Cambridge News, 14/04/15, the headteacher of a school at the forefront of the digital revolution fears reading for pleasure is being sidelined by the "omnipresence of technology". HMC member Tricia Kelleher, from the Stephen Perse Foundation in Cambridge, said the distractions and "instant gratification" of the online world is putting reading as a hobby down the pecking order.

She said she was proud of what they had done to embed technology into learning at the school, which issues all its senior school pupils with an iPad,

"And yet, with the many upsides of our approach, we cannot ignore a broader trend being fuelled by the omnipresence of technology," Ms Kelleher said.

"The very real concern of our teachers, particularly teachers of English, is the growing sense that reading as an activity is being crowded out by all the distractions offered by the digital age. There is just so much instant gratification out there."

She added: "Our curriculum leader in English is of the view that over the last 5-6 years she and her colleagues have observed a real difference in the attitude of our students in reading for pleasure.

"Indeed, such is her concern, that she and her colleagues are seriously considering introducing reading lessons in our senior school next year."

The school prides itself on its trailblazing use of technology in the classroom and beyond.

In September, it uploaded 87 of its courses for subjects in GCSE and IGCSE, A-level and the International Baccalaureate Diploma onto iTunes U for teachers and pupils from other schools to use.

They contain resources including web links, video, audio files, iBooks, apps, spreadsheets and PDFs.

Ms Kelleher said the "unintended consequences of the digital revolution" extended beyond reading and into "our cultural identity".

She said there is a "growing awareness that what is being read does not necessarily fall within the classical canon of literature".

She added: "For many of our teenagers the lure of Dickens and Austen is cast into sharp relief by authors who take advantage of the free platforms to publish on the internet.
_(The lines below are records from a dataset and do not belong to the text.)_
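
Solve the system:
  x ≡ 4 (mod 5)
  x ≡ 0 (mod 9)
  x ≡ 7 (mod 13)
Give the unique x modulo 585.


Moduli 5, 9, 13 are pairwise coprime; by CRT there is a unique solution modulo M = 5 · 9 · 13 = 585.
Solve pairwise, accumulating the modulus:
  Start with x ≡ 4 (mod 5).
  Combine with x ≡ 0 (mod 9): since gcd(5, 9) = 1, we get a unique residue mod 45.
    Write x = 4 + 5·t and substitute into x ≡ 0 (mod 9): 5·t ≡ 0 − 4 = -4 (mod 9).
    Reduce coefficients mod 9: 5·t ≡ 5 (mod 9).
    The inverse of 5 mod 9 is 2 (since 5·2 = 10 = 1·9 + 1), so t ≡ 2·5 = 10 ≡ 1 (mod 9).
    Then x = 4 + 5·1 = 9, valid modulo lcm(5, 9) = 45: x ≡ 9 (mod 45).
  Combine with x ≡ 7 (mod 13): since gcd(45, 13) = 1, we get a unique residue mod 585.
    Write x = 9 + 45·t and substitute into x ≡ 7 (mod 13): 45·t ≡ 7 − 9 = -2 (mod 13).
    Reduce coefficients mod 13: 6·t ≡ 11 (mod 13).
    The inverse of 6 mod 13 is 11 (since 6·11 = 66 = 5·13 + 1), so t ≡ 11·11 = 121 ≡ 4 (mod 13).
    Then x = 9 + 45·4 = 189, valid modulo lcm(45, 13) = 585: x ≡ 189 (mod 585).
Verify: 189 mod 5 = 4 ✓, 189 mod 9 = 0 ✓, 189 mod 13 = 7 ✓.

x ≡ 189 (mod 585).


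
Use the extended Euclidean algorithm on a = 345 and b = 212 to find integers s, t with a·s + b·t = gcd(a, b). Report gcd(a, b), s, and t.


Euclidean algorithm on (345, 212) — divide until remainder is 0:
  345 = 1 · 212 + 133
  212 = 1 · 133 + 79
  133 = 1 · 79 + 54
  79 = 1 · 54 + 25
  54 = 2 · 25 + 4
  25 = 6 · 4 + 1
  4 = 4 · 1 + 0
gcd(345, 212) = 1.
Track Bezout coefficients alongside the remainders: start with r₀ = 345 = a·1 + b·0 (s = 1, t = 0) and r₁ = 212 = a·0 + b·1 (s = 0, t = 1); each new remainder r_{k+1} = r_{k-1} − q_k·r_k inherits s_{k+1} = s_{k-1} − q_k·s_k, t_{k+1} = t_{k-1} − q_k·t_k, so r_k = a·s_k + b·t_k at every step:
  q = 1: r = 133, s = 1 − 1·0 = 1, t = 0 − 1·1 = -1  (check: 345·1 + 212·(-1) = 133)
  q = 1: r = 79, s = 0 − 1·1 = -1, t = 1 − 1·(-1) = 2  (check: 345·(-1) + 212·2 = 79)
  q = 1: r = 54, s = 1 − 1·(-1) = 2, t = -1 − 1·2 = -3  (check: 345·2 + 212·(-3) = 54)
  q = 1: r = 25, s = -1 − 1·2 = -3, t = 2 − 1·(-3) = 5  (check: 345·(-3) + 212·5 = 25)
  q = 2: r = 4, s = 2 − 2·(-3) = 8, t = -3 − 2·5 = -13  (check: 345·8 + 212·(-13) = 4)
  q = 6: r = 1, s = -3 − 6·8 = -51, t = 5 − 6·(-13) = 83  (check: 345·(-51) + 212·83 = 1)
The row with r = 1 (the gcd) gives the Bezout coefficients s = -51, t = 83.
Result: 345 · (-51) + 212 · (83) = 1.

gcd(345, 212) = 1; s = -51, t = 83 (check: 345·(-51) + 212·83 = 1).


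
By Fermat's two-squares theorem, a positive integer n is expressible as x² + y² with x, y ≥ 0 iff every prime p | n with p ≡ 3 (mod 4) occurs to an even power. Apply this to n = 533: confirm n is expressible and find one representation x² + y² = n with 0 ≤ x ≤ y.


Step 1: Factor n = 533 = 13 · 41.
Step 2: Check the mod-4 condition on each prime factor: 13 ≡ 1 (mod 4), exponent 1; 41 ≡ 1 (mod 4), exponent 1.
All primes ≡ 3 (mod 4) appear to even exponent (or don't appear), so by the two-squares theorem n IS expressible as a sum of two squares.
Step 3: Build a representation. Here n = 13 · 41 is a product of primes ≡ 1 (mod 4). Each prime p ≡ 1 (mod 4) is itself a sum of two squares; find a² by testing p − a² for a perfect square:
  13: 13 − 1² = 12, 13 − 2² = 9 = 3² ⇒ 13 = 2² + 3².
  41: 41 − 1² = 40, 41 − 2² = 37, 41 − 3² = 32, 41 − 4² = 25 = 5² ⇒ 41 = 4² + 5².
  Combine using the Brahmagupta–Fibonacci identity (a² + b²)(c² + d²) = (ac − bd)² + (ad + bc)² = (ac + bd)² + (ad − bc)²:
  13 · 41 = 533: from (2² + 3²)(4² + 5²), take (2·4 − 3·5, 2·5 + 3·4) = (8 − 15, 10 + 12) = (-7, 22); dropping signs (only squares matter) gives (7, 22); check 7² + 22² = 49 + 484 = 533 ✓.
Step 4: Order so x ≤ y and verify: 7² + 22² = 49 + 484 = 533 = n. ✓

n = 533 = 7² + 22² (one valid representation with x ≤ y).


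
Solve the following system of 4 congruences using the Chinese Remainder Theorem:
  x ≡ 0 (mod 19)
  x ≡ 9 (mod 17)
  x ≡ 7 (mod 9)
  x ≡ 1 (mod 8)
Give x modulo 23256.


Product of moduli M = 19 · 17 · 9 · 8 = 23256.
Merge one congruence at a time:
  Start: x ≡ 0 (mod 19).
  Combine with x ≡ 9 (mod 17); new modulus lcm = 323.
    Write x = 0 + 19·t and substitute into x ≡ 9 (mod 17): 19·t ≡ 9 − 0 = 9 (mod 17).
    Reduce coefficients mod 17: 2·t ≡ 9 (mod 17).
    The inverse of 2 mod 17 is 9 (since 2·9 = 18 = 1·17 + 1), so t ≡ 9·9 = 81 ≡ 13 (mod 17).
    Then x = 0 + 19·13 = 247, valid modulo lcm(19, 17) = 323: x ≡ 247 (mod 323).
  Combine with x ≡ 7 (mod 9); new modulus lcm = 2907.
    Write x = 247 + 323·t and substitute into x ≡ 7 (mod 9): 323·t ≡ 7 − 247 = -240 (mod 9).
    Reduce coefficients mod 9: 8·t ≡ 3 (mod 9).
    The inverse of 8 mod 9 is 8 (since 8·8 = 64 = 7·9 + 1), so t ≡ 8·3 = 24 ≡ 6 (mod 9).
    Then x = 247 + 323·6 = 2185, valid modulo lcm(323, 9) = 2907: x ≡ 2185 (mod 2907).
  Combine with x ≡ 1 (mod 8); new modulus lcm = 23256.
    Write x = 2185 + 2907·t and substitute into x ≡ 1 (mod 8): 2907·t ≡ 1 − 2185 = -2184 (mod 8).
    Reduce coefficients mod 8: 3·t ≡ 0 (mod 8).
    The inverse of 3 mod 8 is 3 (since 3·3 = 9 = 1·8 + 1), so t ≡ 3·0 = 0 ≡ 0 (mod 8).
    Then x = 2185 + 2907·0 = 2185, valid modulo lcm(2907, 8) = 23256: x ≡ 2185 (mod 23256).
Verify against each original: 2185 mod 19 = 0, 2185 mod 17 = 9, 2185 mod 9 = 7, 2185 mod 8 = 1.

x ≡ 2185 (mod 23256).


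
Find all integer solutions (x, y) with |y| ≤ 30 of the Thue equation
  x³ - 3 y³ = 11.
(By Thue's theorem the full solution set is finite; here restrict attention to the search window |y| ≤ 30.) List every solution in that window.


The equation is x³ - 3y³ = 11. For fixed y, x³ = 3·y³ + 11, so a solution requires the RHS to be a perfect cube.
Strategy: iterate y from -30 to 30, compute RHS = 3·y³ + 11, and check whether it is a (positive or negative) perfect cube.
Check small values of y:
  y = 0: RHS = 11 is not a perfect cube.
  y = 1: RHS = 14 is not a perfect cube.
  y = -1: RHS = 8 = (2)³ ⇒ x = 2 works.
  y = 2: RHS = 35 is not a perfect cube.
  y = -2: RHS = -13 is not a perfect cube.
  y = 3: RHS = 92 is not a perfect cube.
  y = -3: RHS = -70 is not a perfect cube.
Continuing the search up to |y| = 30 finds no further solutions beyond those listed.
Collected solutions: (2, -1).

Solutions (with |y| ≤ 30): (2, -1).


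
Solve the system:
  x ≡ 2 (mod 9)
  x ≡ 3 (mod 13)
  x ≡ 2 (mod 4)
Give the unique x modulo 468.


Moduli 9, 13, 4 are pairwise coprime; by CRT there is a unique solution modulo M = 9 · 13 · 4 = 468.
Solve pairwise, accumulating the modulus:
  Start with x ≡ 2 (mod 9).
  Combine with x ≡ 3 (mod 13): since gcd(9, 13) = 1, we get a unique residue mod 117.
    Write x = 2 + 9·t and substitute into x ≡ 3 (mod 13): 9·t ≡ 3 − 2 = 1 (mod 13).
    The inverse of 9 mod 13 is 3 (since 9·3 = 27 = 2·13 + 1), so t ≡ 3·1 = 3 ≡ 3 (mod 13).
    Then x = 2 + 9·3 = 29, valid modulo lcm(9, 13) = 117: x ≡ 29 (mod 117).
  Combine with x ≡ 2 (mod 4): since gcd(117, 4) = 1, we get a unique residue mod 468.
    Write x = 29 + 117·t and substitute into x ≡ 2 (mod 4): 117·t ≡ 2 − 29 = -27 (mod 4).
    Reduce coefficients mod 4: 1·t ≡ 1 (mod 4).
    So t ≡ 1 (mod 4).
    Then x = 29 + 117·1 = 146, valid modulo lcm(117, 4) = 468: x ≡ 146 (mod 468).
Verify: 146 mod 9 = 2 ✓, 146 mod 13 = 3 ✓, 146 mod 4 = 2 ✓.

x ≡ 146 (mod 468).


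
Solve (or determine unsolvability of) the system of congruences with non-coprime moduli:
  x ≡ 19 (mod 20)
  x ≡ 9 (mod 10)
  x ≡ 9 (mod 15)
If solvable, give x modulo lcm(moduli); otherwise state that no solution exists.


Moduli 20, 10, 15 are not pairwise coprime, so CRT works modulo lcm(m_i) when all pairwise compatibility conditions hold.
Pairwise compatibility: gcd(m_i, m_j) must divide a_i - a_j for every pair.
Merge one congruence at a time:
  Start: x ≡ 19 (mod 20).
  Combine with x ≡ 9 (mod 10): gcd(20, 10) = 10; 9 - 19 = -10, which IS divisible by 10, so compatible.
    Write x = 19 + 20·t and substitute into x ≡ 9 (mod 10): 20·t ≡ 9 − 19 = -10 (mod 10).
    Divide the congruence (and modulus) by g = 10: 2·t ≡ -1 (mod 1).
    Modulo 1 every t works; take t = 0.
    Then x = 19 + 20·0 = 19, valid modulo lcm(20, 10) = 20: x ≡ 19 (mod 20).
  Combine with x ≡ 9 (mod 15): gcd(20, 15) = 5; 9 - 19 = -10, which IS divisible by 5, so compatible.
    Write x = 19 + 20·t and substitute into x ≡ 9 (mod 15): 20·t ≡ 9 − 19 = -10 (mod 15).
    Divide the congruence (and modulus) by g = 5: 4·t ≡ -2 (mod 3).
    Reduce coefficients mod 3: 1·t ≡ 1 (mod 3).
    So t ≡ 1 (mod 3).
    Then x = 19 + 20·1 = 39, valid modulo lcm(20, 15) = 60: x ≡ 39 (mod 60).
Verify: 39 mod 20 = 19, 39 mod 10 = 9, 39 mod 15 = 9.

x ≡ 39 (mod 60).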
"The positive here is that at least this is evidence of reading but the real concern is about the quality of the literature being read."

The former history teacher said the "force-feeding reading of the classics", as championed by former Education Secretary Michael Gove, would not help.

"The danger is that the classical canon of literature will be seen as the stuff for qualifications and irrelevant for reading for enjoyment," she said.